InterviewKriminologe zu Bodycams bei der Polizei in Deutschland: "Fauler Kompromiss"

12. November 2022, 17:00 Uhr

Wann werden Bodycams überhaupt eingeschaltet? Hierzulande liegt die Entscheidung bislang im Ermessen der Beamten. Doch gibt es bessere Methoden als die Entscheidung in Stresssituationen den Menschen zu überlassen? Der Kriminologe Thomas Feltes hat sich intensiv mit den tödlichen Polizeischüssen auf einen jungen Mann in Dortmund befasst.

Frage: Bodycams wurden in den USA nach jahrelangen Forderungen von Bürgerrechtsbewegungen eingeführt, um vor allem Nichtweiße vor teils massiver Polizeigewalt zu schützen.

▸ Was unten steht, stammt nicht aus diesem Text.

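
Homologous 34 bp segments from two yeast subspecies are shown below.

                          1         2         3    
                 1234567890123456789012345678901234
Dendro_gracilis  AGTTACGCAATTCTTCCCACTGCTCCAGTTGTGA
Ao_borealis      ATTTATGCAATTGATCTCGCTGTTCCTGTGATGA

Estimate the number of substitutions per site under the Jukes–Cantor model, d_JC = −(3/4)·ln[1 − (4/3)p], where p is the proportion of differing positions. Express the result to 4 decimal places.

Mismatches occur at site 2 (G↔T), site 6 (C↔T), site 13 (C↔G), site 14 (T↔A), site 17 (C↔T), site 19 (A↔G), site 23 (C↔T), site 27 (A↔T), site 30 (T↔G), site 31 (G↔A).
p = 10/34 = 0.294118.
d = −0.75 · ln(1 − (4/3)·0.294118) = −0.75 · ln(0.607843) = −0.75 · (-0.497839) = 0.3734.

0.3734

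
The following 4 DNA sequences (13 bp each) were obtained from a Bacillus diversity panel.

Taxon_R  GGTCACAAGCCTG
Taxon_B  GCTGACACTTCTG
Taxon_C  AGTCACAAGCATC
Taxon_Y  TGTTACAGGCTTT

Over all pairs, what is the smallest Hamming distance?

3

Pairwise Hamming distances:
  Taxon_R vs Taxon_B: 5
  Taxon_R vs Taxon_C: 3
  Taxon_R vs Taxon_Y: 5
  Taxon_B vs Taxon_C: 8
  Taxon_B vs Taxon_Y: 8
  Taxon_C vs Taxon_Y: 5
The smallest is 3, between Taxon_R and Taxon_C.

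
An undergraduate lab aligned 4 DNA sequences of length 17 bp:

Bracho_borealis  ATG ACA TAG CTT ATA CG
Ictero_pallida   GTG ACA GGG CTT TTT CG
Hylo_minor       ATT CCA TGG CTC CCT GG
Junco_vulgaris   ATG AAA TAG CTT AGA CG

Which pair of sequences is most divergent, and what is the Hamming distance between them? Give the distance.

Pairwise Hamming distances:
  Bracho_borealis vs Ictero_pallida: 5
  Bracho_borealis vs Hylo_minor: 8
  Bracho_borealis vs Junco_vulgaris: 2
  Ictero_pallida vs Hylo_minor: 8
  Ictero_pallida vs Junco_vulgaris: 7
  Hylo_minor vs Junco_vulgaris: 9
The largest is 9, between Hylo_minor and Junco_vulgaris.

9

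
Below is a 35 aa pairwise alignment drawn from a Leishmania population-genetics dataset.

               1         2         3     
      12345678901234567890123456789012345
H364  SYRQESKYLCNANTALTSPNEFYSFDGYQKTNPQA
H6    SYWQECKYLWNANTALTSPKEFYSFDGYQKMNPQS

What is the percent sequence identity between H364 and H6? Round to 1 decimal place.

82.9%

The sequences differ at positions 3 (R/W), 6 (S/C), 10 (C/W), 20 (N/K), 31 (T/M), 35 (A/S).
29 of the 35 sites match, so the percent identity is 29/35 × 100 = 82.9%.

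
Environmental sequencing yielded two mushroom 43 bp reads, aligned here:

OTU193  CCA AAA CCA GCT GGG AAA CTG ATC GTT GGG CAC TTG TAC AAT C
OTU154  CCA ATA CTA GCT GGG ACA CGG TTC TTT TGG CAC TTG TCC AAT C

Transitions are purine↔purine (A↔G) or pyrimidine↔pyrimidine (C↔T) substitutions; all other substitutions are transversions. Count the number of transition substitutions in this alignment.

1

Differing sites — 5:A/T (Tv); 8:C/T (Ti); 17:A/C (Tv); 20:T/G (Tv); 22:A/T (Tv); 25:G/T (Tv); 28:G/T (Tv); 38:A/C (Tv).
Of the 8 differences, 1 transition and 7 transversions, so the answer is 1.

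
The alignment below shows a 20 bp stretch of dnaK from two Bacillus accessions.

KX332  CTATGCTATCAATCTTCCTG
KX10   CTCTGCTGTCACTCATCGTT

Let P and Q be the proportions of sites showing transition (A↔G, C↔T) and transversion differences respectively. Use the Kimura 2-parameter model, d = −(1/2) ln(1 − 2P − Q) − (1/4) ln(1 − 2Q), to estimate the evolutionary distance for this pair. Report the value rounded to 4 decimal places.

Differing sites — 3:A/C (Tv); 8:A/G (Ti); 12:A/C (Tv); 15:T/A (Tv); 18:C/G (Tv); 20:G/T (Tv).
Of the 6 differences, 1 transition and 5 transversions over 20 sites: P = 1/20 = 0.050000, Q = 5/20 = 0.250000.
d = −0.5·ln(0.650000) − 0.25·ln(0.500000) = −0.5·(-0.430783) − 0.25·(-0.693147) = 0.3887.

0.3887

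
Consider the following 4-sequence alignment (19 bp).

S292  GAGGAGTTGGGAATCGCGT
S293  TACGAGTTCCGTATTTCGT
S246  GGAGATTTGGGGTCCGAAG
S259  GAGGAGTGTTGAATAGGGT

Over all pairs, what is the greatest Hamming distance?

Pairwise Hamming distances:
  S292 vs S293: 7
  S292 vs S246: 9
  S292 vs S259: 5
  S293 vs S246: 14
  S293 vs S259: 9
  S246 vs S259: 13
The largest is 14, between S293 and S246.

14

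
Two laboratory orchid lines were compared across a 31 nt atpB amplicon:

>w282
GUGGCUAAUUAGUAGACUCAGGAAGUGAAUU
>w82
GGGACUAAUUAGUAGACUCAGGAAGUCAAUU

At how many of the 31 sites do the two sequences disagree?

3

Mismatches occur at site 2 (U→G), site 4 (G→A), site 27 (G→C).
That gives 3 mismatches out of 31 aligned sites, so the Hamming distance is 3.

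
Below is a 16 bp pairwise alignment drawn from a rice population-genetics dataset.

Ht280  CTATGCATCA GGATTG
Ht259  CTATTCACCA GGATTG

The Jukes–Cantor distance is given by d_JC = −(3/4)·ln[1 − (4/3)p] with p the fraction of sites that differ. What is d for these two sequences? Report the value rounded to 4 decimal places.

The sequences differ at positions 5 (G/T), 8 (T/C).
p = 2/16 = 0.125000.
d = −0.75 · ln(1 − (4/3)·0.125000) = −0.75 · ln(0.833333) = −0.75 · (-0.182322) = 0.1367.

0.1367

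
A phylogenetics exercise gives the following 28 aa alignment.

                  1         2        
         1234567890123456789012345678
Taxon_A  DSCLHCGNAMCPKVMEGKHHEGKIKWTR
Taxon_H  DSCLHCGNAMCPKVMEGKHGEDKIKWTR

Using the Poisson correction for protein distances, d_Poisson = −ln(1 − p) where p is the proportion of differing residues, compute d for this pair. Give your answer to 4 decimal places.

Mismatches occur at site 20 (H↔G), site 22 (G↔D).
p = 2/28 = 0.071429.
d = −ln(1 − 0.071429) = −ln(0.928571) = 0.0741.

0.0741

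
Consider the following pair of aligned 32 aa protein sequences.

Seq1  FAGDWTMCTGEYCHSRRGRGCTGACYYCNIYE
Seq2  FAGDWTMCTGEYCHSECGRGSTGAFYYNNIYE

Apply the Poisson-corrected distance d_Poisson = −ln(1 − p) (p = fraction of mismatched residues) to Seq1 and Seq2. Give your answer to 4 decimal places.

Mismatches occur at site 16 (R/E), site 17 (R/C), site 21 (C/S), site 25 (C/F), site 28 (C/N).
p = 5/32 = 0.156250.
d = −ln(1 − 0.156250) = −ln(0.843750) = 0.1699.

0.1699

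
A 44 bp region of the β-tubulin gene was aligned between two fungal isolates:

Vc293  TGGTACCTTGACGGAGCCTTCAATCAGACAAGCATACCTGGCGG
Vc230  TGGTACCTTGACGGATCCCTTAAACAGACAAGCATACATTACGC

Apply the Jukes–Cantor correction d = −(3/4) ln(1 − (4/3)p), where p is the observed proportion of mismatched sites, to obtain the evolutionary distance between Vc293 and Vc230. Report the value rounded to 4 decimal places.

0.2082

The sequences differ at positions 16 (G/T), 19 (T/C), 21 (C/T), 24 (T/A), 38 (C/A), 40 (G/T), 41 (G/A), 44 (G/C).
p = 8/44 = 0.181818.
d = −0.75 · ln(1 − (4/3)·0.181818) = −0.75 · ln(0.757576) = −0.75 · (-0.277631) = 0.2082.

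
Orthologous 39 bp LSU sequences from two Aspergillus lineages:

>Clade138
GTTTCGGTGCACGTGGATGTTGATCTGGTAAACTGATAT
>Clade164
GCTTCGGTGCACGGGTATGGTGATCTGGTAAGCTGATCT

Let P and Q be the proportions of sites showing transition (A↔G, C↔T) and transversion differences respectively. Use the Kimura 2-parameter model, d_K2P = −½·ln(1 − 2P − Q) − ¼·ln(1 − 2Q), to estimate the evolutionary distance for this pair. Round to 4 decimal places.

Differing sites — 2:T/C (Ti); 14:T/G (Tv); 16:G/T (Tv); 20:T/G (Tv); 32:A/G (Ti); 38:A/C (Tv).
Of the 6 differences, 2 transitions and 4 transversions over 39 sites: P = 2/39 = 0.051282, Q = 4/39 = 0.102564.
d = −0.5·ln(0.794872) − 0.25·ln(0.794872) = −0.5·(-0.229574) − 0.25·(-0.229574) = 0.1722.

0.1722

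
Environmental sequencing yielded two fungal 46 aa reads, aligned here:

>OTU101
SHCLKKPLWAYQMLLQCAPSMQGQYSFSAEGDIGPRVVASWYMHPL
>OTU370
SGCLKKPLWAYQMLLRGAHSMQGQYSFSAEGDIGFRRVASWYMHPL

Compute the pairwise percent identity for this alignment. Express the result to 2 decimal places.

86.96%

Differing sites — 2:H/G; 16:Q/R; 17:C/G; 19:P/H; 35:P/F; 37:V/R.
40 of the 46 sites match, so the percent identity is 40/46 × 100 = 86.96%.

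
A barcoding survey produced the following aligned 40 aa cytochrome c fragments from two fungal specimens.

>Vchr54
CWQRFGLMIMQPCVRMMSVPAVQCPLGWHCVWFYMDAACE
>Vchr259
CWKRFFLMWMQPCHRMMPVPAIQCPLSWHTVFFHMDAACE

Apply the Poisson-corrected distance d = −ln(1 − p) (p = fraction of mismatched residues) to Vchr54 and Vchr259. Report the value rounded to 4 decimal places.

Mismatches occur at site 3 (Q/K), site 6 (G/F), site 9 (I/W), site 14 (V/H), site 18 (S/P), site 22 (V/I), site 27 (G/S), site 30 (C/T), site 32 (W/F), site 34 (Y/H).
p = 10/40 = 0.250000.
d = −ln(1 − 0.250000) = −ln(0.750000) = 0.2877.

0.2877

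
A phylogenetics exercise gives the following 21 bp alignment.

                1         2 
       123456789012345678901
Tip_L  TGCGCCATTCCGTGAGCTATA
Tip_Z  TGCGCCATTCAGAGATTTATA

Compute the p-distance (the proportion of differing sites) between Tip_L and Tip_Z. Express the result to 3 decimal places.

The sequences differ at positions 11 (C/A), 13 (T/A), 16 (G/T), 17 (C/T).
There are 4 differences over 21 sites, so p = 4/21 = 0.190.

0.190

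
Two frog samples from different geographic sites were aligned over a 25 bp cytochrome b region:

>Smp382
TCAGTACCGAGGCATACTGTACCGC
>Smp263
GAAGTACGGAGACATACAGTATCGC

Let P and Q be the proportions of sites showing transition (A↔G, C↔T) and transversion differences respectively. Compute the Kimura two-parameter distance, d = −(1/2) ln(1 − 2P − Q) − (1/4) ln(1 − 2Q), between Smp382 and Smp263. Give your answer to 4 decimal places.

The sequences differ at positions 1 (T/G, transversion), 2 (C/A, transversion), 8 (C/G, transversion), 12 (G/A, transition), 18 (T/A, transversion), 22 (C/T, transition).
Of the 6 differences, 2 transitions and 4 transversions over 25 sites: P = 2/25 = 0.080000, Q = 4/25 = 0.160000.
d = −0.5·ln(0.680000) − 0.25·ln(0.680000) = −0.5·(-0.385662) − 0.25·(-0.385662) = 0.2892.

0.2892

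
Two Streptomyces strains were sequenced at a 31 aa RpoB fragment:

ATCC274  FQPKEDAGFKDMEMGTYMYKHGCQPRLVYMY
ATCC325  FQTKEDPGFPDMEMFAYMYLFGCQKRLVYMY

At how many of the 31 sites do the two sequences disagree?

The sequences differ at positions 3 (P/T), 7 (A/P), 10 (K/P), 15 (G/F), 16 (T/A), 20 (K/L), 21 (H/F), 25 (P/K).
That gives 8 mismatches out of 31 aligned sites, so the Hamming distance is 8.

8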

Welche Rolle spielte der Gedanke bei der Einführung von Bodycams für die Polizei in Deutschland?

Thomas Feltes: Keine. Oder anders formuliert: Man hat erkannt, dass Bodycams zur Kontrolle polizeilichen Handelns genutzt werden können und das wollte man nicht. Man hat einen faulen Kompromiss gefunden: Bodycams ja, aber nur aus 'präventiven Gründen'. Das heißt, um Gewalt gegen Polizisten zu verhindern, nicht umgekehrt. Auf die Idee, dass man auch exzessive Polizeigewalt präventiv verhindern könnte, kam man nicht.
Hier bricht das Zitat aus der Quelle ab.